I had to add the following magic line to the XML for the CheckBox that is a member of each row:

android:focusable="false"

Then my adapter had to implement:

implements CompoundButton.OnCheckedChangeListener

// Here's the full class declaration:
public class SpecialSettingsAdapter extends BaseAdapter implements CompoundButton.OnCheckedChangeListener {

And then the method had to be added:

@Overridepublic void onCheckedChanged(CompoundButton buttonView, boolean isChecked) { ...code... }


And then the parent has to be discovered, and the row id found, or the data needs to be tucked away in the setTag() method when created or recycled, and retrieved by the getTag() method on the click, because unlike the OnItemClickedListener, which gives you a little detail that makes it easy to work with the ListView, this method doesn't give you anything but whether the CheckBox is checked, and the CheckBox itself.  Like nobody using an adapter is going to associate a control with a row number.  I'm sure I'm missing a method that provides all the detail I need, but I've wasted so much time just trying to get this insanely trivial part of my program to work, I could care less right now.

Wednesday, January 13, 2016

OnAttach of a Dialog Listener for Version 23 and Below Version 23

I wrestled with this a little until I saw an implementation on the web and another on StackOverflow.  I'm posting it here so I can remember where to find it.  The version 23 Context method calls the Activity method, hence the check for Build.VERSION.SDK_INT < Build.VERSION_CODES.M, to avoid calling onAttachToContext twice, which results in a crash.

public interface NoticeDialogListener {
   public void onDialogPositiveClick( DialogFragment dialog );
   public void onDialogNegativeClick( DialogFragment dialog );
}

NoticeDialogListener _listener;

@TargetApi(23)
@Overridepublic void onAttach( Context context ) {
   super.onAttach(context);
   if (Build.VERSION.SDK_INT >= Build.VERSION_CODES.M) {
      onAttachToContext(context);
   }
}

@SuppressWarnings("deprecation")
@Overridepublic void onAttach(Activity activity) {
   super.onAttach(activity);
   if (Build.VERSION.SDK_INT < Build.VERSION_CODES.M) {
      onAttachToContext(activity);
   }
}

public void onAttachToContext( Context context ) {
   Activity activity;

   if( context instanceof Activity ) {
      activity = (Activity) context;
      _listener = (NoticeDialogListener) activity;
   }
   else {
      _listener = (NoticeDialogListener) context;
   }
}

Monday, January 11, 2016

First Post, Coming Soon: Layouts

I created this blog a short time ago and have been thinking about topics to write about.  It's not that there aren't a lot of things related to Android development available to go into.  It's just that I wasn't sure what to write about Android development that wasn't vitriolic and loathsome.

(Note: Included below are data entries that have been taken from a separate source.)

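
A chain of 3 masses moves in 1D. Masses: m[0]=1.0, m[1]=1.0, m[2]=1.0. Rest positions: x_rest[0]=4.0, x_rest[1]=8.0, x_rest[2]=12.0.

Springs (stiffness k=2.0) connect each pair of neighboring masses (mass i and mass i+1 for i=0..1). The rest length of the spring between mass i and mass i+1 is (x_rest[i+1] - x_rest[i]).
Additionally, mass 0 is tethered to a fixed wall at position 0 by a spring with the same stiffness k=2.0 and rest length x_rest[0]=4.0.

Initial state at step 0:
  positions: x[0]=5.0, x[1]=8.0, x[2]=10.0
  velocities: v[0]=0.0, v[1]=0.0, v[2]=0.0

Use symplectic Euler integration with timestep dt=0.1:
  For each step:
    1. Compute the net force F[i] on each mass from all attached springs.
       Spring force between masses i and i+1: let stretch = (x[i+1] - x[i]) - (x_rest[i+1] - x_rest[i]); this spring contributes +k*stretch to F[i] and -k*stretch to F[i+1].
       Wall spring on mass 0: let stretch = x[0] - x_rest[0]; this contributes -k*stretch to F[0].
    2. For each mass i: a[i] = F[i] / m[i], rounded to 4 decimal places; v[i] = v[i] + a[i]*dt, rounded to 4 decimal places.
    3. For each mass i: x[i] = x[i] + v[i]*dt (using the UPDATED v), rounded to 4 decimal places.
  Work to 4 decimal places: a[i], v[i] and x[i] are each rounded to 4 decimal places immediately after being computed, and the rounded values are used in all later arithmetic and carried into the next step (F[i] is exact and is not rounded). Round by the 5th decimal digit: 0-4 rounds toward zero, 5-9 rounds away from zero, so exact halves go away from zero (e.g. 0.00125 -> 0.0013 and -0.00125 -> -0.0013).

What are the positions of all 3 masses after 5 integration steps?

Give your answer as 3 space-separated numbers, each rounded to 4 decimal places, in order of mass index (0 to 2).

Answer: 4.4411 7.7271 10.5590

Derivation:
Step 0: x=[5.0000 8.0000 10.0000] v=[0.0000 0.0000 0.0000]
Step 1: x=[4.9600 7.9800 10.0400] v=[-0.4000 -0.2000 0.4000]
Step 2: x=[4.8812 7.9408 10.1188] v=[-0.7880 -0.3920 0.7880]
Step 3: x=[4.7660 7.8840 10.2340] v=[-1.1523 -0.5683 1.1524]
Step 4: x=[4.6178 7.8118 10.3822] v=[-1.4819 -0.7219 1.4824]
Step 5: x=[4.4411 7.7271 10.5590] v=[-1.7667 -0.8466 1.7683]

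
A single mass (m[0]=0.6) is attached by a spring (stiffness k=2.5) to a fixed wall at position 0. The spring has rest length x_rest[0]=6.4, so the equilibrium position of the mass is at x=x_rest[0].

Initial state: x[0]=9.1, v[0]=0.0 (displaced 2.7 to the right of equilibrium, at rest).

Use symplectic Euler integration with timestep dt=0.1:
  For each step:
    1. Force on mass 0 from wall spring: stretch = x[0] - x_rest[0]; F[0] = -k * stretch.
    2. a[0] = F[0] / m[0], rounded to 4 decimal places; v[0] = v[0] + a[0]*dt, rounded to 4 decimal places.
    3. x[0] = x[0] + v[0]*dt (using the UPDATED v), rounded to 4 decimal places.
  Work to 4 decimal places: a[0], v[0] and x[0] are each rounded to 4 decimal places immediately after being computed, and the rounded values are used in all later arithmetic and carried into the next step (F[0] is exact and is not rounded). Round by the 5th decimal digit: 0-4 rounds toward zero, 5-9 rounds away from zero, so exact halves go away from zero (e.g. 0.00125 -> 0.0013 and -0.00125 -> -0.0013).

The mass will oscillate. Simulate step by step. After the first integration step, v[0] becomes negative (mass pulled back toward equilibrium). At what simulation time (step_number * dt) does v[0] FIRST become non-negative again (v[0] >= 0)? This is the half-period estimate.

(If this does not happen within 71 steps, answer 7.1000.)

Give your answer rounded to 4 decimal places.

Answer: 1.6000

Derivation:
Step 0: x=[9.1000] v=[0.0000]
Step 1: x=[8.9875] v=[-1.1250]
Step 2: x=[8.7672] v=[-2.2031]
Step 3: x=[8.4483] v=[-3.1894]
Step 4: x=[8.0440] v=[-4.0429]
Step 5: x=[7.5712] v=[-4.7279]
Step 6: x=[7.0496] v=[-5.2159]
Step 7: x=[6.5009] v=[-5.4866]
Step 8: x=[5.9480] v=[-5.5286]
Step 9: x=[5.4140] v=[-5.3403]
Step 10: x=[4.9211] v=[-4.9295]
Step 11: x=[4.4898] v=[-4.3133]
Step 12: x=[4.1381] v=[-3.5174]
Step 13: x=[3.8806] v=[-2.5749]
Step 14: x=[3.7281] v=[-1.5252]
Step 15: x=[3.6869] v=[-0.4119]
Step 16: x=[3.7588] v=[0.7186]
First v>=0 after going negative at step 16, time=1.6000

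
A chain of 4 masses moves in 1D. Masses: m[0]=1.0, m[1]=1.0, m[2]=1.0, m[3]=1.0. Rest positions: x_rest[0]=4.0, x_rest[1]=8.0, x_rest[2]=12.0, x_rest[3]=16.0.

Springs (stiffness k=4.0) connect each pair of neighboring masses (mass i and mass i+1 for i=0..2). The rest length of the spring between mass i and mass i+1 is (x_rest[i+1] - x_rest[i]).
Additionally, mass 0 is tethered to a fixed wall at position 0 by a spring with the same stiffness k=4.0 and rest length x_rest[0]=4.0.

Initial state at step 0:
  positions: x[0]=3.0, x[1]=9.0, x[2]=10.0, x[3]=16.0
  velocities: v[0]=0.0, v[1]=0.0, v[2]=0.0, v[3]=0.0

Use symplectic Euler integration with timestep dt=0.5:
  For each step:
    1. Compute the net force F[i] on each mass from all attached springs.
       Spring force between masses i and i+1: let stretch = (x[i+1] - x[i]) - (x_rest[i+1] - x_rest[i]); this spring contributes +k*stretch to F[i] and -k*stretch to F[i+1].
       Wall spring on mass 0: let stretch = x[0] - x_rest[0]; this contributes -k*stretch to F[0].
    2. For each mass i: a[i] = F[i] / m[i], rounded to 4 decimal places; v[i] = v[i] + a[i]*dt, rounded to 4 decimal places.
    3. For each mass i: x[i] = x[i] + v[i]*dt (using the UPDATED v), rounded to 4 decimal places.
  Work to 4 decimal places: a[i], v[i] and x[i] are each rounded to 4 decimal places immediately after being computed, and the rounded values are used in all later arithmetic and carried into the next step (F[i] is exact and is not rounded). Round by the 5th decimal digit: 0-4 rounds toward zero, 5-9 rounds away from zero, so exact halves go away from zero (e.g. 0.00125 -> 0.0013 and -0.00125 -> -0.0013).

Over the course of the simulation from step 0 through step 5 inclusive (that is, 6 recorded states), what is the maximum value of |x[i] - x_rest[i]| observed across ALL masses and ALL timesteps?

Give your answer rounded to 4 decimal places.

Answer: 4.0000

Derivation:
Step 0: x=[3.0000 9.0000 10.0000 16.0000] v=[0.0000 0.0000 0.0000 0.0000]
Step 1: x=[6.0000 4.0000 15.0000 14.0000] v=[6.0000 -10.0000 10.0000 -4.0000]
Step 2: x=[1.0000 12.0000 8.0000 17.0000] v=[-10.0000 16.0000 -14.0000 6.0000]
Step 3: x=[6.0000 5.0000 14.0000 15.0000] v=[10.0000 -14.0000 12.0000 -4.0000]
Step 4: x=[4.0000 8.0000 12.0000 16.0000] v=[-4.0000 6.0000 -4.0000 2.0000]
Step 5: x=[2.0000 11.0000 10.0000 17.0000] v=[-4.0000 6.0000 -4.0000 2.0000]
Max displacement = 4.0000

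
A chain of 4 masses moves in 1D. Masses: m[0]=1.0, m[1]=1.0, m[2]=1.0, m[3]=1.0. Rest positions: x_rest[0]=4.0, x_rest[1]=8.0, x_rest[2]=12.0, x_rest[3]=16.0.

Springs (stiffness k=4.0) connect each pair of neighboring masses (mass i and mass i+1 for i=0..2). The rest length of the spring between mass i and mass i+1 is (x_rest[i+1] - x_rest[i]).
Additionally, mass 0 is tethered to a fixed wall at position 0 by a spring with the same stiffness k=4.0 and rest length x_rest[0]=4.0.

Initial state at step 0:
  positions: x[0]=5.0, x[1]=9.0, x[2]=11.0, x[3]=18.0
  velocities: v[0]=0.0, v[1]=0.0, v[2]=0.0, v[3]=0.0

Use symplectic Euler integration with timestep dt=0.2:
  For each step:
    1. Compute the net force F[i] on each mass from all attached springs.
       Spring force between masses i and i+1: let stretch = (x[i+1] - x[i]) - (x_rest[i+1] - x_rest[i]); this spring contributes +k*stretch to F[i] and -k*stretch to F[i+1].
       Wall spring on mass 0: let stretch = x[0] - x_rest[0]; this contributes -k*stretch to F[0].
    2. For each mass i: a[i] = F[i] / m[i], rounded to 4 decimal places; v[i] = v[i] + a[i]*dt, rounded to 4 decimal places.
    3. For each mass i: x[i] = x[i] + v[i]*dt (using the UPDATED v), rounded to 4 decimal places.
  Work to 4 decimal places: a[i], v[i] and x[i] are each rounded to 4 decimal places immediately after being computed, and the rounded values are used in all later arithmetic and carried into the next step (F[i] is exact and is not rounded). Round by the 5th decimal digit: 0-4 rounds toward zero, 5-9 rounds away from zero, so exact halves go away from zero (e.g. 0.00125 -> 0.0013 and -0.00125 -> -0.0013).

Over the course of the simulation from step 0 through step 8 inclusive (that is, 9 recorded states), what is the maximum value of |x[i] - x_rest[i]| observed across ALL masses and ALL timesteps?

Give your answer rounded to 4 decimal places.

Answer: 2.4632

Derivation:
Step 0: x=[5.0000 9.0000 11.0000 18.0000] v=[0.0000 0.0000 0.0000 0.0000]
Step 1: x=[4.8400 8.6800 11.8000 17.5200] v=[-0.8000 -1.6000 4.0000 -2.4000]
Step 2: x=[4.5200 8.2448 13.0160 16.7648] v=[-1.6000 -2.1760 6.0800 -3.7760]
Step 3: x=[4.0728 7.9770 14.0684 16.0498] v=[-2.2362 -1.3389 5.2621 -3.5750]
Step 4: x=[3.5986 8.0592 14.4632 15.6578] v=[-2.3711 0.4109 1.9741 -1.9601]
Step 5: x=[3.2623 8.4523 14.0245 15.7146] v=[-1.6815 1.9656 -2.1934 0.2842]
Step 6: x=[3.2344 8.9066 12.9647 16.1410] v=[-0.1393 2.2714 -5.2991 2.1321]
Step 7: x=[3.5966 9.1026 11.7638 16.6992] v=[1.8109 0.9801 -6.0045 2.7911]
Step 8: x=[4.2643 8.8435 10.9268 17.1078] v=[3.3384 -1.2957 -4.1851 2.0428]
Max displacement = 2.4632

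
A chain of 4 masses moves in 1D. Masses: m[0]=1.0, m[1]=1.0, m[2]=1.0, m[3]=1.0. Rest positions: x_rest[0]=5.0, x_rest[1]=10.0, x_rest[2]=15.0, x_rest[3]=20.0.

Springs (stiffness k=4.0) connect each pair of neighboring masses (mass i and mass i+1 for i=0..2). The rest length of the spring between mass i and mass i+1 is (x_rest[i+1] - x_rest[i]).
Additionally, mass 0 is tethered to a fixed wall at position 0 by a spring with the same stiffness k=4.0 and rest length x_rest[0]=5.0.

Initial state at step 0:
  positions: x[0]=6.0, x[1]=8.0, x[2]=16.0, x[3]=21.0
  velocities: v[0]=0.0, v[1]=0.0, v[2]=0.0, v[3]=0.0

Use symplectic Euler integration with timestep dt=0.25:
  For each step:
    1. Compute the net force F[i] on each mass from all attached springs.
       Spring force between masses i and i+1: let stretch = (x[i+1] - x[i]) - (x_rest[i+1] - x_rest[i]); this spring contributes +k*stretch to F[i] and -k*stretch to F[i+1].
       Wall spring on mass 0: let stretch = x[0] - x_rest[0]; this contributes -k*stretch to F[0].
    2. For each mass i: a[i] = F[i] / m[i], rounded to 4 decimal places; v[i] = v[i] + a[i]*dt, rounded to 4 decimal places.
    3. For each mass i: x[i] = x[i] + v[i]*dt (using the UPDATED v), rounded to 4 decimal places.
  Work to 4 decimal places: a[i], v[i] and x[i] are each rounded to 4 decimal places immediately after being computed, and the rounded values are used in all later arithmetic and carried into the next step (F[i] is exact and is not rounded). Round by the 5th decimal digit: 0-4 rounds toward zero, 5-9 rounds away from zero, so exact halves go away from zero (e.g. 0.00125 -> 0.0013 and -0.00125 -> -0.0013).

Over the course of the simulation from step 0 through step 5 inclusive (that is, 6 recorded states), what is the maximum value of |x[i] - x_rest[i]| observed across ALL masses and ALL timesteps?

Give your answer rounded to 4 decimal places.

Answer: 2.0625

Derivation:
Step 0: x=[6.0000 8.0000 16.0000 21.0000] v=[0.0000 0.0000 0.0000 0.0000]
Step 1: x=[5.0000 9.5000 15.2500 21.0000] v=[-4.0000 6.0000 -3.0000 0.0000]
Step 2: x=[3.8750 11.3125 14.5000 20.8125] v=[-4.5000 7.2500 -3.0000 -0.7500]
Step 3: x=[3.6406 12.0625 14.5313 20.2969] v=[-0.9375 3.0000 0.1250 -2.0625]
Step 4: x=[4.6016 11.3242 15.3868 19.5899] v=[3.8438 -2.9531 3.4218 -2.8281]
Step 5: x=[6.0928 9.9209 16.2774 19.0821] v=[5.9648 -5.6131 3.5623 -2.0312]
Max displacement = 2.0625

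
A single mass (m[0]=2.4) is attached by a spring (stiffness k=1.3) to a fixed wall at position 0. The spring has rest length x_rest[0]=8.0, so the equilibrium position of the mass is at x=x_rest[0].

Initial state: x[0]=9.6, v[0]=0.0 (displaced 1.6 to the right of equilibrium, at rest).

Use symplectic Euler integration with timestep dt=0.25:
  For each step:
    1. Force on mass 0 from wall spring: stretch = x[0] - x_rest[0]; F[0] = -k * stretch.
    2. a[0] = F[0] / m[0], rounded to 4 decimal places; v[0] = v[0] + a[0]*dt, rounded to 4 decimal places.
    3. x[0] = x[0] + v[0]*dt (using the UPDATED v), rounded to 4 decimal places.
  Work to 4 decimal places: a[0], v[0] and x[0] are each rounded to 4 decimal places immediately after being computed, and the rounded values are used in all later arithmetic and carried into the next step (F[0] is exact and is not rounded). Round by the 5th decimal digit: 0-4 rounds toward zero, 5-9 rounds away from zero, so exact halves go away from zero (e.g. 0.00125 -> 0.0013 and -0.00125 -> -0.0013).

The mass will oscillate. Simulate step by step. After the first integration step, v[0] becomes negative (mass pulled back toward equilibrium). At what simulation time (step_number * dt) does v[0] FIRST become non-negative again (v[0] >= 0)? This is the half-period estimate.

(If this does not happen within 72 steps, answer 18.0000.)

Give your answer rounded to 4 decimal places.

Answer: 4.5000

Derivation:
Step 0: x=[9.6000] v=[0.0000]
Step 1: x=[9.5458] v=[-0.2167]
Step 2: x=[9.4393] v=[-0.4260]
Step 3: x=[9.2841] v=[-0.6209]
Step 4: x=[9.0854] v=[-0.7948]
Step 5: x=[8.8500] v=[-0.9418]
Step 6: x=[8.5858] v=[-1.0569]
Step 7: x=[8.3018] v=[-1.1362]
Step 8: x=[8.0075] v=[-1.1771]
Step 9: x=[7.7130] v=[-1.1781]
Step 10: x=[7.4282] v=[-1.1392]
Step 11: x=[7.1628] v=[-1.0618]
Step 12: x=[6.9257] v=[-0.9484]
Step 13: x=[6.7250] v=[-0.8029]
Step 14: x=[6.5674] v=[-0.6303]
Step 15: x=[6.4583] v=[-0.4363]
Step 16: x=[6.4014] v=[-0.2275]
Step 17: x=[6.3987] v=[-0.0110]
Step 18: x=[6.4502] v=[0.2059]
First v>=0 after going negative at step 18, time=4.5000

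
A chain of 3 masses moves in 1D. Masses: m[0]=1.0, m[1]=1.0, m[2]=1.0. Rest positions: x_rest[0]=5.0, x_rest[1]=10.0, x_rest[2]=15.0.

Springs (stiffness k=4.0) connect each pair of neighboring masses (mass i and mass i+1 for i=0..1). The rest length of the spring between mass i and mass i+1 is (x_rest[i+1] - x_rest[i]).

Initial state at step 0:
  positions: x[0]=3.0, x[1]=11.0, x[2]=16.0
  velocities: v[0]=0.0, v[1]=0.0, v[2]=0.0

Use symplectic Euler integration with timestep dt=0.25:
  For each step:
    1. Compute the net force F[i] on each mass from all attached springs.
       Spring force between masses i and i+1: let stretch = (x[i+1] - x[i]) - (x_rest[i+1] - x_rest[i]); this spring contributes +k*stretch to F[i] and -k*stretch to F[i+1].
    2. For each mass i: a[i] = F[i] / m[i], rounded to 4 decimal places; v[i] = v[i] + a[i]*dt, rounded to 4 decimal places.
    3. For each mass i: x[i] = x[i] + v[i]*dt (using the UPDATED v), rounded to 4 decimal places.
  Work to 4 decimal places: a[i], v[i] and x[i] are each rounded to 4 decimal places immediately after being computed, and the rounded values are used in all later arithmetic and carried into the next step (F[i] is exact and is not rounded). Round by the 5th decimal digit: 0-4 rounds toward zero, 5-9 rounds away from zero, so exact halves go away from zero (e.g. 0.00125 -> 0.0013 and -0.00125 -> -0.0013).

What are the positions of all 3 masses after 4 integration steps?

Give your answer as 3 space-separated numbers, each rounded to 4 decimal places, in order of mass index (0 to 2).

Step 0: x=[3.0000 11.0000 16.0000] v=[0.0000 0.0000 0.0000]
Step 1: x=[3.7500 10.2500 16.0000] v=[3.0000 -3.0000 0.0000]
Step 2: x=[4.8750 9.3125 15.8125] v=[4.5000 -3.7500 -0.7500]
Step 3: x=[5.8594 8.8906 15.2500] v=[3.9375 -1.6875 -2.2500]
Step 4: x=[6.3516 9.3008 14.3477] v=[1.9687 1.6407 -3.6094]

Answer: 6.3516 9.3008 14.3477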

Finally, after (another) three days of working through the combinatoric intricacies of layouts, I finally realized that writing about layouts might be a good place to start.  I'm going to finish the application I'm developing, give some thought to how to present layouts in a way that will hopefully offer insight into how to construct and manage them beyond what's already available, then see if I can put something together.

It's not that the details aren't out there, I personally haven't seen the depth of detail the subject warrants and the admonitions and warnings about complexity and performance only cloud the issue.  I've been groveling over a lot of Android docs, StackOverflow posts, and tutorial websites.  There's a lot of "scratching the surface" and "getting started" docs for Android.  But things can get pretty complicated when you step into real-world configurations, and the "Layouts 101" approach can break down and quickly, leaving one spinning the proverbial wheels as time flies quickly by and frustrations mount.

In the 34 years I've been coding, I've never been less productive as a developer than I've been with Android.  I'm surprised at times that I still spend my time working with it.  For all their money and developers, it's oftentimes maddening that Google's docs are so light and the only outside choices available beyond Google docs are the abundant number of sites that have cloned Google's docs with very little additional information.

I know, I sound like a cranky old man.  I am.